Il manquait à Bordeaux un festival de piano à sa mesure. A l’évidence, avec L’Esprit du Piano – petit clin d’œil à Montesquieu ! – la capitale de la Gironde l’a trouvé, que l’on en juge par la qualité de l’affiche aussi bien que par le considérable succès public que vient de remporter une manifestation qui n’en est pourtant qu’à sa deuxième édition.

Le thème de la transmission constitue une dimension essentielle pour Paul-Arnaud Péjouan (fondateur et directeur artistique de L’Esprit du Piano) : tous les ans un maître et l’un de ses élèves sont programmés à Bordeaux (Aldo Ciccolini et Gabriele Carcano étaient présents l’an dernier).



Trois jours après le disciple, Alessio Bax, l’édition 2012 accueille un artiste trop rare sur les scènes hexagonales : Joaquin Achucarro. « Le style c’est l’homme » : le jeu du pianiste espagnol se révèle à l’image d’un être dont la noblesse va de pair avec la plus totale simplicité. Plénitude sonore, qualité du timbre, subtilité des nuances, Achucarro manifeste un véritable art de la registration avec la Toccata, Adagio et Fugue BWV 564 de Bach, ouvrage pour orgue acclimaté au piano par Ferruccio Busoni. Dans l’Opus 109 de Beethoven, il ose l’âpreté du matériau sonore, des ruptures, des tensions qui contrastent salutairement avec des approches trop polies du musicien allemand, pour en mieux en souligner la brûlante humanité.

Parmi les compositeurs les plus chers à Achucarro, Ravel revient très souvent dans ses programmes, en particulier les Valses nobles et sentimentales et Gaspard de la Nuit qui occupent d’ailleurs la seconde partie de la soirée. Une fois plus, on est captivé par la fluidité de l’interprète dans les Valses, la subtilité avec laquelle, dans des tempi plutôt retenus, il les enchaîne, nettement caractérisées, jusqu’à l’apothéose poétique de l’Epilogue. Dans le redoutable Gaspard, Achucarro fuit l’effet, se concentre sur la nuance et cultive une approche secrète, souterraine et envoûtante. Ovation d’un public que l’artiste gratifie en bis du Nocturne pour la main gauche de Scriabine – où l’art de la pédale d’Achucarro fait une fois de plus merveille ! – et d’une sombre et âpre Danse rituelle du feu de Falla qui renonce aux effets de manche pour mieux renouer avec l’esprit de la Gitaneria du maître de Cadix. Du grand art.

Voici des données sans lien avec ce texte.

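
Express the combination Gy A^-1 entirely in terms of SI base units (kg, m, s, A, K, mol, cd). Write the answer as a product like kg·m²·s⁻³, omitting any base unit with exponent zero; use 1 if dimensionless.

m²·s⁻²·A⁻¹

Gy = J/kg (absorbed dose = energy per mass),
    = m²·s⁻².
Combining: Gy·A⁻¹ = (m²·s⁻²) · A⁻¹ = m²·s⁻²·A⁻¹.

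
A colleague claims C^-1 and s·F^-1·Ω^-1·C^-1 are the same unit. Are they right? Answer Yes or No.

Yes

Left side:
  C = s·A.
  So C⁻¹ = s⁻¹·A⁻¹.
Right side:
  F = C/V (capacitance = charge per voltage),
      = A·s/(kg·m²·s⁻³·A⁻¹) (substituting C and V),
      = kg⁻¹·m⁻²·s⁴·A².
  So F⁻¹ = kg·m²·s⁻⁴·A⁻².
  Ω = V/A (resistance = voltage per current),
      = kg·m²·s⁻³·A⁻².
  So Ω⁻¹ = kg⁻¹·m⁻²·s³·A².
  C = A·s = s·A (charge = current × time).
  So C⁻¹ = s⁻¹·A⁻¹.
  Combining: s·F⁻¹·Ω⁻¹·C⁻¹ = s · (kg·m²·s⁻⁴·A⁻²) · (kg⁻¹·m⁻²·s³·A²) · (s⁻¹·A⁻¹) = s⁻¹·A⁻¹.
Both reduce to s⁻¹·A⁻¹.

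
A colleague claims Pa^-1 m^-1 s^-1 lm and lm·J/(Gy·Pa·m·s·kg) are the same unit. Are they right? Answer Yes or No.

Left side:
  Pa = N/m² (pressure = force per area),
      = kg·m⁻¹·s⁻².
  So Pa⁻¹ = kg⁻¹·m·s².
  lm = cd·sr = cd (luminous flux; sr is dimensionless).
  Combining: Pa⁻¹·m⁻¹·s⁻¹·lm = (kg⁻¹·m·s²) · m⁻¹ · s⁻¹ · cd = kg⁻¹·s·cd.
Right side:
  lm = cd.
  Gy = m²·s⁻².
  So Gy⁻¹ = m⁻²·s².
  Pa = kg·m⁻¹·s⁻².
  So Pa⁻¹ = kg⁻¹·m·s².
  J = kg·m²·s⁻².
  Combining: lm·Gy⁻¹·Pa⁻¹·J·m⁻¹·s⁻¹·kg⁻¹ = cd · (m⁻²·s²) · (kg⁻¹·m·s²) · (kg·m²·s⁻²) · m⁻¹ · s⁻¹ · kg⁻¹ = kg⁻¹·s·cd.
Both reduce to kg⁻¹·s·cd.

Yes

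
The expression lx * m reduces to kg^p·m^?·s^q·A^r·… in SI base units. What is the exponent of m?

-1

lx = m⁻²·cd.
Combining: lx·m = (m⁻²·cd) · m = m⁻¹·cd.
The exponent of m is -1.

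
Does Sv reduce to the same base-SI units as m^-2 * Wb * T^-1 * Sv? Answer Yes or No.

Left side:
  Sv = J/kg (equivalent dose = energy per mass),
      = m²·s⁻².
Right side:
  Wb = kg·m²·s⁻²·A⁻¹.
  T = kg·s⁻²·A⁻¹.
  So T⁻¹ = kg⁻¹·s²·A.
  Sv = m²·s⁻².
  Combining: m⁻²·Wb·T⁻¹·Sv = m⁻² · (kg·m²·s⁻²·A⁻¹) · (kg⁻¹·s²·A) · (m²·s⁻²) = m²·s⁻².
Both reduce to m²·s⁻².

Yes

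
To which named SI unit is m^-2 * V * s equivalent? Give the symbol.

V = W/A (potential = power per current),
    = kg·m²·s⁻³·A⁻¹.
Combining: m⁻²·V·s = m⁻² · (kg·m²·s⁻³·A⁻¹) · s = kg·s⁻²·A⁻¹.
kg·s⁻²·A⁻¹ is the base-SI form of the tesla.

T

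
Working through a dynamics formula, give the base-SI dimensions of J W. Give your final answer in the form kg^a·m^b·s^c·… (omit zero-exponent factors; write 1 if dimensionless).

J = N·m (work = force × distance),
    = kg·m²·s⁻².
W = J/s (power = energy per time),
    = kg·m²·s⁻³.
Combining: J·W = (kg·m²·s⁻²) · (kg·m²·s⁻³) = kg²·m⁴·s⁻⁵.

kg²·m⁴·s⁻⁵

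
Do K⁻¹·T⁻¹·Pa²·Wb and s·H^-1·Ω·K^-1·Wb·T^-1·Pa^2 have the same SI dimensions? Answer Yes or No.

Left side:
  T = kg·s⁻²·A⁻¹.
  So T⁻¹ = kg⁻¹·s²·A.
  Pa = kg·m⁻¹·s⁻².
  So Pa² = kg²·m⁻²·s⁻⁴.
  Wb = kg·m²·s⁻²·A⁻¹.
  Combining: K⁻¹·T⁻¹·Pa²·Wb = K⁻¹ · (kg⁻¹·s²·A) · (kg²·m⁻²·s⁻⁴) · (kg·m²·s⁻²·A⁻¹) = kg²·s⁻⁴·K⁻¹.
Right side:
  H = Wb/A (inductance = flux per current),
      = kg·m²·s⁻²·A⁻².
  So H⁻¹ = kg⁻¹·m⁻²·s²·A².
  Ω = V/A (resistance = voltage per current),
      = kg·m²·s⁻³·A⁻².
  Wb = V·s (flux: a volt is a weber per second),
      = kg·m²·s⁻²·A⁻¹.
  T = Wb/m² (flux density = flux per area),
      = kg·s⁻²·A⁻¹.
  So T⁻¹ = kg⁻¹·s²·A.
  Pa = N/m² (pressure = force per area),
      = kg·m⁻¹·s⁻².
  So Pa² = kg²·m⁻²·s⁻⁴.
  Combining: s·H⁻¹·Ω·K⁻¹·Wb·T⁻¹·Pa² = s · (kg⁻¹·m⁻²·s²·A²) · (kg·m²·s⁻³·A⁻²) · K⁻¹ · (kg·m²·s⁻²·A⁻¹) · (kg⁻¹·s²·A) · (kg²·m⁻²·s⁻⁴) = kg²·s⁻⁴·K⁻¹.
Both reduce to kg²·s⁻⁴·K⁻¹.

Yes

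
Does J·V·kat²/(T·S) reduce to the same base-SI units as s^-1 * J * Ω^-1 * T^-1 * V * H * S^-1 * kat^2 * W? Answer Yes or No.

Left side:
  J = N·m (work = force × distance),
      = kg·m²·s⁻².
  V = W/A (potential = power per current),
      = kg·m²·s⁻³·A⁻¹.
  kat = mol/s = s⁻¹·mol (catalytic activity).
  So kat² = s⁻²·mol².
  T = Wb/m² (flux density = flux per area),
      = kg·s⁻²·A⁻¹.
  So T⁻¹ = kg⁻¹·s²·A.
  S = 1/Ω (conductance is reciprocal resistance),
      = kg⁻¹·m⁻²·s³·A².
  So S⁻¹ = kg·m²·s⁻³·A⁻².
  Combining: J·V·kat²·T⁻¹·S⁻¹ = (kg·m²·s⁻²) · (kg·m²·s⁻³·A⁻¹) · (s⁻²·mol²) · (kg⁻¹·s²·A) · (kg·m²·s⁻³·A⁻²) = kg²·m⁶·s⁻⁸·A⁻²·mol².
Right side:
  J = kg·m²·s⁻².
  Ω = kg·m²·s⁻³·A⁻².
  So Ω⁻¹ = kg⁻¹·m⁻²·s³·A².
  T = kg·s⁻²·A⁻¹.
  So T⁻¹ = kg⁻¹·s²·A.
  V = kg·m²·s⁻³·A⁻¹.
  H = kg·m²·s⁻²·A⁻².
  S = kg⁻¹·m⁻²·s³·A².
  So S⁻¹ = kg·m²·s⁻³·A⁻².
  kat = s⁻¹·mol.
  So kat² = s⁻²·mol².
  W = kg·m²·s⁻³.
  Combining: s⁻¹·J·Ω⁻¹·T⁻¹·V·H·S⁻¹·kat²·W = s⁻¹ · (kg·m²·s⁻²) · (kg⁻¹·m⁻²·s³·A²) · (kg⁻¹·s²·A) · (kg·m²·s⁻³·A⁻¹) · (kg·m²·s⁻²·A⁻²) · (kg·m²·s⁻³·A⁻²) · (s⁻²·mol²) · (kg·m²·s⁻³) = kg³·m⁸·s⁻¹¹·A⁻²·mol².
Left is kg²·m⁶·s⁻⁸·A⁻²·mol²; right is kg³·m⁸·s⁻¹¹·A⁻²·mol² — different.

No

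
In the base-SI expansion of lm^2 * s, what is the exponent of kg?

0

lm = cd.
So lm² = cd².
Combining: lm²·s = cd² · s = s·cd².
The exponent of kg is 0.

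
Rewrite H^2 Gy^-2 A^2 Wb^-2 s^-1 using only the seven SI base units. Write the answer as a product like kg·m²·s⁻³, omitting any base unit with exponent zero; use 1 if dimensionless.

m⁻⁴·s³

H = kg·m²·s⁻²·A⁻².
So H² = kg²·m⁴·s⁻⁴·A⁻⁴.
Gy = m²·s⁻².
So Gy⁻² = m⁻⁴·s⁴.
Wb = kg·m²·s⁻²·A⁻¹.
So Wb⁻² = kg⁻²·m⁻⁴·s⁴·A².
Combining: H²·Gy⁻²·A²·Wb⁻²·s⁻¹ = (kg²·m⁴·s⁻⁴·A⁻⁴) · (m⁻⁴·s⁴) · A² · (kg⁻²·m⁻⁴·s⁴·A²) · s⁻¹ = m⁻⁴·s³.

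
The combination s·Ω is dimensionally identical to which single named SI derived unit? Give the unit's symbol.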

Pour tous ceux qui suivent Bertrand Chamayou (photo en tête de page) avec attention depuis ses débuts remarqués dans les Etudes d’exécution transcendante de Liszt, sa réussite dans les Années Pèlerinage du même, aussi éblouissante soit-elle, n’a rien d’étonnant. La fréquentation du répertoire le plus varié (dont beaucoup de musique d’aujourd’hui) en soliste, avec orchestre et en musique de chambre, a nourri l’imaginaire sonore d’un musicien complet qui, la trentaine tout juste passée, donne la mesure d’un art que l’on a salué à l’occasion d’une intégrale des Années Pèlerinage dans son Toulouse natal, en septembre dernier au 32ème Festival Piano aux Jacobins (Lire l'article)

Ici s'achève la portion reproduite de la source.